5. They have players who could play for a high-major program

Loyola has at least two. The first is Custer, who probably would have done just fine in the Big 12 had he chosen not to transfer. The second is Cameron Krutwig, a 6'9" freshman from the Chicago suburb of Algonquin, who talks like a senior and frustrates much taller defenders with an array of slick post moves.
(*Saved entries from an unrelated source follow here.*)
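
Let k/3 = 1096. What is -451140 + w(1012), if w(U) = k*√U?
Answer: -451140 + 6576*√253 ≈ -3.4654e+5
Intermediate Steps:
k = 3288 (k = 3*1096 = 3288)
w(U) = 3288*√U
-451140 + w(1012) = -451140 + 3288*√1012 = -451140 + 3288*(2*√253) = -451140 + 6576*√253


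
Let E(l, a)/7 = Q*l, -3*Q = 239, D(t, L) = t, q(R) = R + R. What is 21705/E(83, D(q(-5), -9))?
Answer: -65115/138859 ≈ -0.46893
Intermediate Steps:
q(R) = 2*R
Q = -239/3 (Q = -⅓*239 = -239/3 ≈ -79.667)
E(l, a) = -1673*l/3 (E(l, a) = 7*(-239*l/3) = -1673*l/3)
21705/E(83, D(q(-5), -9)) = 21705/((-1673/3*83)) = 21705/(-138859/3) = 21705*(-3/138859) = -65115/138859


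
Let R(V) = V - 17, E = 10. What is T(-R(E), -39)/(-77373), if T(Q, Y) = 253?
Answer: -253/77373 ≈ -0.0032699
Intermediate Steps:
R(V) = -17 + V
T(-R(E), -39)/(-77373) = 253/(-77373) = 253*(-1/77373) = -253/77373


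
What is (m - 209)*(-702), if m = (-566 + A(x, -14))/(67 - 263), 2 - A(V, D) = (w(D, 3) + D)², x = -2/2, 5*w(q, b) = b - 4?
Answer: 352740609/2450 ≈ 1.4398e+5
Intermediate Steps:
w(q, b) = -⅘ + b/5 (w(q, b) = (b - 4)/5 = (-4 + b)/5 = -⅘ + b/5)
x = -1 (x = -2*½ = -1)
A(V, D) = 2 - (-⅕ + D)² (A(V, D) = 2 - ((-⅘ + (⅕)*3) + D)² = 2 - ((-⅘ + ⅗) + D)² = 2 - (-⅕ + D)²)
m = 19141/4900 (m = (-566 + (2 - (-1 + 5*(-14))²/25))/(67 - 263) = (-566 + (2 - (-1 - 70)²/25))/(-196) = (-566 + (2 - 1/25*(-71)²))*(-1/196) = (-566 + (2 - 1/25*5041))*(-1/196) = (-566 + (2 - 5041/25))*(-1/196) = (-566 - 4991/25)*(-1/196) = -19141/25*(-1/196) = 19141/4900 ≈ 3.9063)
(m - 209)*(-702) = (19141/4900 - 209)*(-702) = -1004959/4900*(-702) = 352740609/2450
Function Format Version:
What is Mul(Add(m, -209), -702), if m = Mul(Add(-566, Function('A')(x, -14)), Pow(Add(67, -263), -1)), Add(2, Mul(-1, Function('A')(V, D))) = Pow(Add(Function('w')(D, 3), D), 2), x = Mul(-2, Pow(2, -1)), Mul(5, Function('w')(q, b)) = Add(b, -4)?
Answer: Rational(352740609, 2450) ≈ 1.4398e+5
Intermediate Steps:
Function('w')(q, b) = Add(Rational(-4, 5), Mul(Rational(1, 5), b)) (Function('w')(q, b) = Mul(Rational(1, 5), Add(b, -4)) = Mul(Rational(1, 5), Add(-4, b)) = Add(Rational(-4, 5), Mul(Rational(1, 5), b)))
x = -1 (x = Mul(-2, Rational(1, 2)) = -1)
Function('A')(V, D) = Add(2, Mul(-1, Pow(Add(Rational(-1, 5), D), 2))) (Function('A')(V, D) = Add(2, Mul(-1, Pow(Add(Add(Rational(-4, 5), Mul(Rational(1, 5), 3)), D), 2))) = Add(2, Mul(-1, Pow(Add(Add(Rational(-4, 5), Rational(3, 5)), D), 2))) = Add(2, Mul(-1, Pow(Add(Rational(-1, 5), D), 2))))
m = Rational(19141, 4900) (m = Mul(Add(-566, Add(2, Mul(Rational(-1, 25), Pow(Add(-1, Mul(5, -14)), 2)))), Pow(Add(67, -263), -1)) = Mul(Add(-566, Add(2, Mul(Rational(-1, 25), Pow(Add(-1, -70), 2)))), Pow(-196, -1)) = Mul(Add(-566, Add(2, Mul(Rational(-1, 25), Pow(-71, 2)))), Rational(-1, 196)) = Mul(Add(-566, Add(2, Mul(Rational(-1, 25), 5041))), Rational(-1, 196)) = Mul(Add(-566, Add(2, Rational(-5041, 25))), Rational(-1, 196)) = Mul(Add(-566, Rational(-4991, 25)), Rational(-1, 196)) = Mul(Rational(-19141, 25), Rational(-1, 196)) = Rational(19141, 4900) ≈ 3.9063)
Mul(Add(m, -209), -702) = Mul(Add(Rational(19141, 4900), -209), -702) = Mul(Rational(-1004959, 4900), -702) = Rational(352740609, 2450)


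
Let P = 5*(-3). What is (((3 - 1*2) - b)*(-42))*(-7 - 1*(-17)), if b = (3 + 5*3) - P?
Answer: 13440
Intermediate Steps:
P = -15
b = 33 (b = (3 + 5*3) - 1*(-15) = (3 + 15) + 15 = 18 + 15 = 33)
(((3 - 1*2) - b)*(-42))*(-7 - 1*(-17)) = (((3 - 1*2) - 1*33)*(-42))*(-7 - 1*(-17)) = (((3 - 2) - 33)*(-42))*(-7 + 17) = ((1 - 33)*(-42))*10 = -32*(-42)*10 = 1344*10 = 13440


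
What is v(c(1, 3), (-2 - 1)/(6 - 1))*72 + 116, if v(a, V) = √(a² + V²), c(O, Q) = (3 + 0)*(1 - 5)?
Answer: 116 + 216*√401/5 ≈ 981.08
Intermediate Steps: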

Krutwig had about 20 scholarship offers—including from Alabama-Birmingham and Vermont—but he chose to stay close to home because Moser was one of the first coaches to offer him a scholarship and because he clicked with the players. He arrived weighing 260 pounds, lost 30 between May and October, and turned into a stretch four. His ability to pass out of the post has allowed the Ramblers to run their offense through him. This can lead to layups for Krutwig or open threes for the guards. Krutwig scored seven points and dished out four assists against Tennessee, but his biggest contribution was frustrating the inexperienced players who tried to replace injured Tennessee forward Kyle Alexander. That forced the Vols to go small and negated their length advantage.

6. They have a heartwarming story on the court

That would be Richardson and Custer, who grew up on the same street in Overland Park. They were sixth-graders when Kansas guard Mario Chalmers hit a three-pointer at the buzzer to force overtime against Memphis in the national title game, which the Jayhawks went on to win. Nearly every sixth-grader in metro Kansas City wanted to perfect the Chalmers shot. So Richardson would play Sherron Collins and throw the pass. Custer would play Chalmers and sink the shot. Then they’d switch.

They went 94–6 as high school teammates, but they initially went their separate ways for college. After Custer played sparingly in 12 games as a freshman at Iowa State, he decided to reunite with Richardson.

Now, sixth-graders in the Kansas City and Chicago areas will spend hours re-creating Custer’s last salvo against Tennessee. “The ball was like it was in slow motion,” Custer says. “I’ll never forget that feeling, just laying there.” Richardson had seen Custer take that specific shot from the right elbow at least a thousand times. Even when it hit the rim first, he didn’t worry. “It is fitting that he hits a big shot going one, two, pull-up, like we’ve been doing in the gym for our whole lives,” Richardson says.

The Ramblers have written their names into tournament lore, and they feel they have more to accomplish. As much as they love their team chaplain, they’re going to try to bust her bracket.

“Sister Jean does have us going out in the Sweet 16,” Custer says. “So we have to prove her wrong.”